Intermediate-scale quantum devices operate controllably and can maintain quantum entanglement in systems of up to a few hundred qubits. From a many-body perspective, these devices exhibit a novel interplay of entangling unitary evolution, measurements, and decoherence, which is expected to give rise to new emergent phenomena. In this dissertation, we study the collective phenomena associated with information encoding and focus on two broad classes of systems: (i) monitored quantum circuits that consist of unitary evolution and measurements; (ii) topologically ordered states subject to local decoherence.

Monitored random quantum circuits have been shown to undergo a measurement-induced phase transition in the steady state when increasing the measurement rate.

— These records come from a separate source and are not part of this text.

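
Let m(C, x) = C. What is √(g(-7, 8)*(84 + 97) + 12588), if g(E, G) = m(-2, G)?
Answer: √12226 ≈ 110.57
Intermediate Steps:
g(E, G) = -2
√(g(-7, 8)*(84 + 97) + 12588) = √(-2*(84 + 97) + 12588) = √(-2*181 + 12588) = √(-362 + 12588) = √12226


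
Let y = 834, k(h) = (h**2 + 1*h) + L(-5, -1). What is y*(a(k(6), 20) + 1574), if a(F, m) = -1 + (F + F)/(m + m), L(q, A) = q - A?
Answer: 6567333/5 ≈ 1.3135e+6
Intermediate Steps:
k(h) = -4 + h + h**2 (k(h) = (h**2 + 1*h) + (-5 - 1*(-1)) = (h**2 + h) + (-5 + 1) = (h + h**2) - 4 = -4 + h + h**2)
a(F, m) = -1 + F/m (a(F, m) = -1 + (2*F)/((2*m)) = -1 + (2*F)*(1/(2*m)) = -1 + F/m)
y*(a(k(6), 20) + 1574) = 834*(((-4 + 6 + 6**2) - 1*20)/20 + 1574) = 834*(((-4 + 6 + 36) - 20)/20 + 1574) = 834*((38 - 20)/20 + 1574) = 834*((1/20)*18 + 1574) = 834*(9/10 + 1574) = 834*(15749/10) = 6567333/5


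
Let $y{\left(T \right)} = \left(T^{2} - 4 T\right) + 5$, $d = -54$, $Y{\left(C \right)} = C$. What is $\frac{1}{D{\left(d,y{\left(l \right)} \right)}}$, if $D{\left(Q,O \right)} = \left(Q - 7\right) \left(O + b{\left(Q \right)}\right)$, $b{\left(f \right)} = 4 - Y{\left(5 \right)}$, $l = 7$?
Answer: $- \frac{1}{1525} \approx -0.00065574$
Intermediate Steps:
$b{\left(f \right)} = -1$ ($b{\left(f \right)} = 4 - 5 = -1$)
$y{\left(T \right)} = 5 + T^{2} - 4 T$
$D{\left(Q,O \right)} = \left(-1 + O\right) \left(-7 + Q\right)$ ($D{\left(Q,O \right)} = \left(Q - 7\right) \left(O - 1\right) = \left(-7 + Q\right) \left(-1 + O\right) = \left(-1 + O\right) \left(-7 + Q\right)$)
$\frac{1}{D{\left(d,y{\left(l \right)} \right)}} = \frac{1}{7 - -54 - 7 \left(5 + 7^{2} - 28\right) + \left(5 + 7^{2} - 28\right) \left(-54\right)} = \frac{1}{7 + 54 - 7 \left(5 + 49 - 28\right) + \left(5 + 49 - 28\right) \left(-54\right)} = \frac{1}{7 + 54 - 182 + 26 \left(-54\right)} = \frac{1}{7 + 54 - 182 - 1404} = \frac{1}{-1525} = - \frac{1}{1525}$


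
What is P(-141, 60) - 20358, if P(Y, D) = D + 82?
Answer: -20216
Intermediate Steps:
P(Y, D) = 82 + D
P(-141, 60) - 20358 = (82 + 60) - 20358 = 142 - 20358 = -20216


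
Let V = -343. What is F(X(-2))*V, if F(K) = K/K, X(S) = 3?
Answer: -343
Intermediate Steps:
F(K) = 1
F(X(-2))*V = 1*(-343) = -343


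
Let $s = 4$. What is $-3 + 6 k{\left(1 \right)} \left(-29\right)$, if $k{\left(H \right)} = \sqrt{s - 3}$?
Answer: $-177$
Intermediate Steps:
$k{\left(H \right)} = 1$ ($k{\left(H \right)} = \sqrt{4 - 3} = \sqrt{1} = 1$)
$-3 + 6 k{\left(1 \right)} \left(-29\right) = -3 + 6 \cdot 1 \left(-29\right) = -3 + 6 \left(-29\right) = -3 - 174 = -177$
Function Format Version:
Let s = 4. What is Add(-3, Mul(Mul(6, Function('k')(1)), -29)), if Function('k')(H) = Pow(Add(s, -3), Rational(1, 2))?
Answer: -177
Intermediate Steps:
Function('k')(H) = 1 (Function('k')(H) = Pow(Add(4, -3), Rational(1, 2)) = Pow(1, Rational(1, 2)) = 1)
Add(-3, Mul(Mul(6, Function('k')(1)), -29)) = Add(-3, Mul(Mul(6, 1), -29)) = Add(-3, Mul(6, -29)) = Add(-3, -174) = -177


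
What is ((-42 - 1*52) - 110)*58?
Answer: -11832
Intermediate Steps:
((-42 - 1*52) - 110)*58 = ((-42 - 52) - 110)*58 = (-94 - 110)*58 = -204*58 = -11832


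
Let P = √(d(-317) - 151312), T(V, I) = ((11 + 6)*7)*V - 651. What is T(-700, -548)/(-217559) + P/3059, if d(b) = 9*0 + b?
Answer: 83951/217559 + I*√151629/3059 ≈ 0.38588 + 0.1273*I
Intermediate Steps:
d(b) = b (d(b) = 0 + b = b)
T(V, I) = -651 + 119*V (T(V, I) = (17*7)*V - 651 = 119*V - 651 = -651 + 119*V)
P = I*√151629 (P = √(-317 - 151312) = √(-151629) = I*√151629 ≈ 389.4*I)
T(-700, -548)/(-217559) + P/3059 = (-651 + 119*(-700))/(-217559) + (I*√151629)/3059 = (-651 - 83300)*(-1/217559) + (I*√151629)*(1/3059) = -83951*(-1/217559) + I*√151629/3059 = 83951/217559 + I*√151629/3059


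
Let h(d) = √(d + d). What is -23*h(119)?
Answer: -23*√238 ≈ -354.83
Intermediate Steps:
h(d) = √2*√d (h(d) = √(2*d) = √2*√d)
-23*h(119) = -23*√2*√119 = -23*√238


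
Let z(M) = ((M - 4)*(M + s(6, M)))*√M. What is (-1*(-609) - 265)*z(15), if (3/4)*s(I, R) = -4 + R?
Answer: 336776*√15/3 ≈ 4.3478e+5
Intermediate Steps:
s(I, R) = -16/3 + 4*R/3 (s(I, R) = 4*(-4 + R)/3 = -16/3 + 4*R/3)
z(M) = √M*(-4 + M)*(-16/3 + 7*M/3) (z(M) = ((M - 4)*(M + (-16/3 + 4*M/3)))*√M = ((-4 + M)*(-16/3 + 7*M/3))*√M = √M*(-4 + M)*(-16/3 + 7*M/3))
(-1*(-609) - 265)*z(15) = (-1*(-609) - 265)*(√15*(64 - 44*15 + 7*15²)/3) = (609 - 265)*(√15*(64 - 660 + 7*225)/3) = 344*(√15*(64 - 660 + 1575)/3) = 344*((⅓)*√15*979) = 344*(979*√15/3) = 336776*√15/3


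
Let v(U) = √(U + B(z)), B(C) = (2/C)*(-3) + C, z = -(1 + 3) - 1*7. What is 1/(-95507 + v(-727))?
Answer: -1050577/100337465651 - 52*I*√33/100337465651 ≈ -1.047e-5 - 2.9771e-9*I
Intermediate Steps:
z = -11 (z = -1*4 - 7 = -4 - 7 = -11)
B(C) = C - 6/C (B(C) = -6/C + C = C - 6/C)
v(U) = √(-115/11 + U) (v(U) = √(U + (-11 - 6/(-11))) = √(U + (-11 - 6*(-1/11))) = √(U + (-11 + 6/11)) = √(U - 115/11) = √(-115/11 + U))
1/(-95507 + v(-727)) = 1/(-95507 + √(-1265 + 121*(-727))/11) = 1/(-95507 + √(-1265 - 87967)/11) = 1/(-95507 + √(-89232)/11) = 1/(-95507 + (52*I*√33)/11) = 1/(-95507 + 52*I*√33/11)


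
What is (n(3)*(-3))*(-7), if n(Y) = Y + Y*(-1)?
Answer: 0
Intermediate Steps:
n(Y) = 0 (n(Y) = Y - Y = 0)
(n(3)*(-3))*(-7) = (0*(-3))*(-7) = 0*(-7) = 0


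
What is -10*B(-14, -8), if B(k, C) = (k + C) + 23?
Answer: -10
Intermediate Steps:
B(k, C) = 23 + C + k (B(k, C) = (C + k) + 23 = 23 + C + k)
-10*B(-14, -8) = -10*(23 - 8 - 14) = -10*1 = -10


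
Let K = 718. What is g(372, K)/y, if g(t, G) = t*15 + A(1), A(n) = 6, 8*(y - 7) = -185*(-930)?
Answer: 22344/86053 ≈ 0.25965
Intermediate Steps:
y = 86053/4 (y = 7 + (-185*(-930))/8 = 7 + (⅛)*172050 = 7 + 86025/4 = 86053/4 ≈ 21513.)
g(t, G) = 6 + 15*t (g(t, G) = t*15 + 6 = 15*t + 6 = 6 + 15*t)
g(372, K)/y = (6 + 15*372)/(86053/4) = (6 + 5580)*(4/86053) = 5586*(4/86053) = 22344/86053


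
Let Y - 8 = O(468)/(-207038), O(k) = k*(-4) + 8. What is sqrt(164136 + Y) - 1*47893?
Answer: -47893 + 2*sqrt(439749324521923)/103519 ≈ -47488.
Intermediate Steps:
O(k) = 8 - 4*k (O(k) = -4*k + 8 = 8 - 4*k)
Y = 829084/103519 (Y = 8 + (8 - 4*468)/(-207038) = 8 + (8 - 1872)*(-1/207038) = 8 - 1864*(-1/207038) = 8 + 932/103519 = 829084/103519 ≈ 8.0090)
sqrt(164136 + Y) - 1*47893 = sqrt(164136 + 829084/103519) - 1*47893 = sqrt(16992023668/103519) - 47893 = 2*sqrt(439749324521923)/103519 - 47893 = -47893 + 2*sqrt(439749324521923)/103519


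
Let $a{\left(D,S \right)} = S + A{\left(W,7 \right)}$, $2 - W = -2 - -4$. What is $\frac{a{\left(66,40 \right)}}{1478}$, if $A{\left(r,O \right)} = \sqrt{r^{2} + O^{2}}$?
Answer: $\frac{47}{1478} \approx 0.0318$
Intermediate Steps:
$W = 0$ ($W = 2 - \left(-2 - -4\right) = 2 - \left(-2 + 4\right) = 2 - 2 = 0$)
$A{\left(r,O \right)} = \sqrt{O^{2} + r^{2}}$
$a{\left(D,S \right)} = 7 + S$ ($a{\left(D,S \right)} = S + \sqrt{7^{2} + 0^{2}} = S + \sqrt{49 + 0} = S + \sqrt{49} = S + 7 = 7 + S$)
$\frac{a{\left(66,40 \right)}}{1478} = \frac{7 + 40}{1478} = 47 \cdot \frac{1}{1478} = \frac{47}{1478}$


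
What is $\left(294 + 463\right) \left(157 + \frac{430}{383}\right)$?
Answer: $\frac{45844677}{383} \approx 1.197 \cdot 10^{5}$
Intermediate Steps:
$\left(294 + 463\right) \left(157 + \frac{430}{383}\right) = 757 \left(157 + 430 \cdot \frac{1}{383}\right) = 757 \left(157 + \frac{430}{383}\right) = 757 \cdot \frac{60561}{383} = \frac{45844677}{383}$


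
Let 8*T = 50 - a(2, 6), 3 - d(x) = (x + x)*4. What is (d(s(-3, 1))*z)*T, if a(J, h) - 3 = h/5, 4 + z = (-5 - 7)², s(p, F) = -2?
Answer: 30457/2 ≈ 15229.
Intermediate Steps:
d(x) = 3 - 8*x (d(x) = 3 - (x + x)*4 = 3 - 2*x*4 = 3 - 8*x)
z = 140 (z = -4 + (-5 - 7)² = -4 + (-12)² = -4 + 144 = 140)
a(J, h) = 3 + h/5
T = 229/40 (T = (50 - (3 + (⅕)*6))/8 = (50 - (3 + 6/5))/8 = (50 - 1*21/5)/8 = (50 - 21/5)/8 = (⅛)*(229/5) = 229/40 ≈ 5.7250)
(d(s(-3, 1))*z)*T = ((3 - 8*(-2))*140)*(229/40) = ((3 + 16)*140)*(229/40) = (19*140)*(229/40) = 2660*(229/40) = 30457/2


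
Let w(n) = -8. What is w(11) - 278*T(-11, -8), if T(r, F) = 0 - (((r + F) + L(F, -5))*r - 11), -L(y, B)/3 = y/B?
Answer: 348572/5 ≈ 69714.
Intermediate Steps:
L(y, B) = -3*y/B
T(r, F) = 11 - r*(r + 8*F/5) (T(r, F) = 0 - (((r + F) - 3*F/(-5))*r - 11) = 0 - (((F + r) - 3*F*(-⅕))*r - 11) = 0 - (((F + r) + 3*F/5)*r - 11) = 0 - ((r + 8*F/5)*r - 11) = 0 - (r*(r + 8*F/5) - 11) = 0 - (-11 + r*(r + 8*F/5)) = 0 + (11 - r*(r + 8*F/5)) = 11 - r*(r + 8*F/5))
w(11) - 278*T(-11, -8) = -8 - 278*(11 - 1*(-11)² - 8/5*(-8)*(-11)) = -8 - 278*(11 - 1*121 - 704/5) = -8 - 278*(11 - 121 - 704/5) = -8 - 278*(-1254/5) = -8 + 348612/5 = 348572/5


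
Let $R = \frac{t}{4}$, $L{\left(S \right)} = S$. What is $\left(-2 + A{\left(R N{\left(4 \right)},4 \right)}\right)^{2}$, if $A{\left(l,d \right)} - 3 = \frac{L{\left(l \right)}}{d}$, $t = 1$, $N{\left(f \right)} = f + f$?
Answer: $\frac{9}{4} \approx 2.25$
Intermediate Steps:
$N{\left(f \right)} = 2 f$
$R = \frac{1}{4}$ ($R = 1 \cdot \frac{1}{4} = \frac{1}{4} \approx 0.25$)
$A{\left(l,d \right)} = 3 + \frac{l}{d}$
$\left(-2 + A{\left(R N{\left(4 \right)},4 \right)}\right)^{2} = \left(-2 + \left(3 + \frac{\frac{1}{4} \cdot 2 \cdot 4}{4}\right)\right)^{2} = \left(-2 + \left(3 + \frac{1}{4} \cdot 8 \cdot \frac{1}{4}\right)\right)^{2} = \left(-2 + \left(3 + 2 \cdot \frac{1}{4}\right)\right)^{2} = \left(-2 + \left(3 + \frac{1}{2}\right)\right)^{2} = \left(-2 + \frac{7}{2}\right)^{2} = \left(\frac{3}{2}\right)^{2} = \frac{9}{4}$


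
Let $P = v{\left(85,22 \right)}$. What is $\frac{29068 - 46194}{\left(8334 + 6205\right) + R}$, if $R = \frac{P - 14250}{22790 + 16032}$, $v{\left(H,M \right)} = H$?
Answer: $- \frac{664865572}{564418893} \approx -1.178$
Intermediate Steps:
$P = 85$
$R = - \frac{14165}{38822}$ ($R = \frac{85 - 14250}{22790 + 16032} = - \frac{14165}{38822} \approx -0.36487$)
$\frac{29068 - 46194}{\left(8334 + 6205\right) + R} = \frac{29068 - 46194}{\left(8334 + 6205\right) - \frac{14165}{38822}} = - \frac{17126}{14539 - \frac{14165}{38822}} = - \frac{17126}{\frac{564418893}{38822}} = \left(-17126\right) \frac{38822}{564418893} = - \frac{664865572}{564418893}$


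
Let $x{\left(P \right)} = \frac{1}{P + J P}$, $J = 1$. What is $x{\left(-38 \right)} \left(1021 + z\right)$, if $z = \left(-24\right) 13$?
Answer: $- \frac{709}{76} \approx -9.3289$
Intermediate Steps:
$z = -312$
$x{\left(P \right)} = \frac{1}{2 P}$ ($x{\left(P \right)} = \frac{1}{P + 1 P} = \frac{1}{P + P} = \frac{1}{2 P}$)
$x{\left(-38 \right)} \left(1021 + z\right) = \frac{1}{2 \left(-38\right)} \left(1021 - 312\right) = \frac{1}{2} \left(- \frac{1}{38}\right) 709 = \left(- \frac{1}{76}\right) 709 = - \frac{709}{76}$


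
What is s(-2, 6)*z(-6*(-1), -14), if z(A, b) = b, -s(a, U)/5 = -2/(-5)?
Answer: 28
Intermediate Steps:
s(a, U) = -2 (s(a, U) = -(-10)/(-5) = -(-10)*(-1)/5 = -5*⅖ = -2)
s(-2, 6)*z(-6*(-1), -14) = -2*(-14) = 28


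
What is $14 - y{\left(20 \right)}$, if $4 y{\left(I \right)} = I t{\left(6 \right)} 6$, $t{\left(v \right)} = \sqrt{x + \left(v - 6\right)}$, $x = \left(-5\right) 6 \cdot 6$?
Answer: $14 - 180 i \sqrt{5} \approx 14.0 - 402.49 i$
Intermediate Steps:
$x = -180$ ($x = \left(-30\right) 6 = -180$)
$t{\left(v \right)} = \sqrt{-186 + v}$ ($t{\left(v \right)} = \sqrt{-180 + \left(v - 6\right)} = \sqrt{-180 + \left(-6 + v\right)} = \sqrt{-186 + v}$)
$y{\left(I \right)} = 9 i I \sqrt{5}$ ($y{\left(I \right)} = \frac{I \sqrt{-186 + 6} \cdot 6}{4} = \frac{I \sqrt{-180} \cdot 6}{4} = \frac{I 6 i \sqrt{5} \cdot 6}{4} = \frac{6 i I \sqrt{5} \cdot 6}{4} = \frac{36 i I \sqrt{5}}{4} = 9 i I \sqrt{5}$)
$14 - y{\left(20 \right)} = 14 - 9 i 20 \sqrt{5} = 14 - 180 i \sqrt{5}$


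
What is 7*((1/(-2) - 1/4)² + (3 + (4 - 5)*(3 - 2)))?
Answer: 287/16 ≈ 17.938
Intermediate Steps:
7*((1/(-2) - 1/4)² + (3 + (4 - 5)*(3 - 2))) = 7*((-½ - 1*¼)² + (3 - 1*1)) = 7*((-½ - ¼)² + (3 - 1)) = 7*((-¾)² + 2) = 7*(9/16 + 2) = 7*(41/16) = 287/16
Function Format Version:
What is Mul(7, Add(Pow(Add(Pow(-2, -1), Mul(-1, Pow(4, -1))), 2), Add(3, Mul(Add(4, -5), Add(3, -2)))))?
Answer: Rational(287, 16) ≈ 17.938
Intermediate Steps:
Mul(7, Add(Pow(Add(Pow(-2, -1), Mul(-1, Pow(4, -1))), 2), Add(3, Mul(Add(4, -5), Add(3, -2))))) = Mul(7, Add(Pow(Add(Rational(-1, 2), Mul(-1, Rational(1, 4))), 2), Add(3, Mul(-1, 1)))) = Mul(7, Add(Pow(Add(Rational(-1, 2), Rational(-1, 4)), 2), Add(3, -1))) = Mul(7, Add(Pow(Rational(-3, 4), 2), 2)) = Mul(7, Add(Rational(9, 16), 2)) = Mul(7, Rational(41, 16)) = Rational(287, 16)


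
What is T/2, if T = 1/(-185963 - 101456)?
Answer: -1/574838 ≈ -1.7396e-6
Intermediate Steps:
T = -1/287419 (T = 1/(-287419) = -1/287419 ≈ -3.4792e-6)
T/2 = -1/287419/2 = -1/287419*1/2 = -1/574838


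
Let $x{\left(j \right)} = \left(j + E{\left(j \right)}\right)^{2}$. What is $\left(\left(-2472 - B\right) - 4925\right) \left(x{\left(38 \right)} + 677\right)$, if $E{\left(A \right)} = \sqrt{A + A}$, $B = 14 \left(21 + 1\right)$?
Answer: $-16927885 - 1171160 \sqrt{19} \approx -2.2033 \cdot 10^{7}$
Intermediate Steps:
$B = 308$ ($B = 14 \cdot 22 = 308$)
$E{\left(A \right)} = \sqrt{2} \sqrt{A}$ ($E{\left(A \right)} = \sqrt{2 A} = \sqrt{2} \sqrt{A}$)
$x{\left(j \right)} = \left(j + \sqrt{2} \sqrt{j}\right)^{2}$
$\left(\left(-2472 - B\right) - 4925\right) \left(x{\left(38 \right)} + 677\right) = \left(\left(-2472 - 308\right) - 4925\right) \left(\left(38 + \sqrt{2} \sqrt{38}\right)^{2} + 677\right) = \left(\left(-2472 - 308\right) - 4925\right) \left(\left(38 + 2 \sqrt{19}\right)^{2} + 677\right) = \left(-2780 - 4925\right) \left(677 + \left(38 + 2 \sqrt{19}\right)^{2}\right) = - 7705 \left(677 + \left(38 + 2 \sqrt{19}\right)^{2}\right) = -5216285 - 7705 \left(38 + 2 \sqrt{19}\right)^{2}$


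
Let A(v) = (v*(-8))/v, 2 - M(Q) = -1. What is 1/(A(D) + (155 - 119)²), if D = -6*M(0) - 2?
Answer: 1/1288 ≈ 0.00077640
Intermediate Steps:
M(Q) = 3 (M(Q) = 2 - 1*(-1) = 2 + 1 = 3)
D = -20 (D = -6*3 - 2 = -18 - 2 = -20)
A(v) = -8 (A(v) = (-8*v)/v = -8)
1/(A(D) + (155 - 119)²) = 1/(-8 + (155 - 119)²) = 1/(-8 + 36²) = 1/(-8 + 1296) = 1/1288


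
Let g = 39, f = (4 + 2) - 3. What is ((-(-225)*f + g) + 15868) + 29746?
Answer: 46328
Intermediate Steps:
f = 3 (f = 6 - 3 = 3)
((-(-225)*f + g) + 15868) + 29746 = ((-(-225)*3 + 39) + 15868) + 29746 = ((-75*(-9) + 39) + 15868) + 29746 = ((675 + 39) + 15868) + 29746 = (714 + 15868) + 29746 = 16582 + 29746 = 46328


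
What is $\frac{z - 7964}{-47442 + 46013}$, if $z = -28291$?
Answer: $\frac{36255}{1429} \approx 25.371$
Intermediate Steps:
$\frac{z - 7964}{-47442 + 46013} = \frac{-28291 - 7964}{-47442 + 46013} = - \frac{36255}{-1429} = \left(-36255\right) \left(- \frac{1}{1429}\right) = \frac{36255}{1429}$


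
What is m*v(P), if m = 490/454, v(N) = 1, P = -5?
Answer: 245/227 ≈ 1.0793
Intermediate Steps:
m = 245/227 (m = 490*(1/454) = 245/227 ≈ 1.0793)
m*v(P) = (245/227)*1 = 245/227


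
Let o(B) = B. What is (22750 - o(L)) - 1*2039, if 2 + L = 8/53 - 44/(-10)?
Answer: 5487739/265 ≈ 20708.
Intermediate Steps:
L = 676/265 (L = -2 + (8/53 - 44/(-10)) = -2 + (8*(1/53) - 44*(-⅒)) = -2 + (8/53 + 22/5) = -2 + 1206/265 = 676/265 ≈ 2.5509)
(22750 - o(L)) - 1*2039 = (22750 - 1*676/265) - 1*2039 = (22750 - 676/265) - 2039 = 6028074/265 - 2039 = 5487739/265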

In the first part of the dissertation, we develop a theoretical framework that maps the quantum information dynamics in monitored circuits to equilibrium statistical mechanics models. We show that the measurement-induced transition can be formulated as a transition in the capacity of the circuit to encode quantum information and further as symmetry-breaking transitions in statistical-mechanical models. Within this framework, we also identify new phases of information flow in monitored circuits, both when symmetry is imposed on circuit elements and when the circuit is at finite times.

Topologically ordered states in quantum codes can store quantum information in the presence of local decoherence up to a finite threshold. In the second part of this dissertation, we study the effect of decoherence on general quantum ground states with topological order. We develop a theoretical framework based on effective field theory to identify the possible phases induced by decoherence and characterize their capacity to encode quantum information. We further propose information-theoretical quantities to define topological order in the ensuing decoherence-induced mixed states.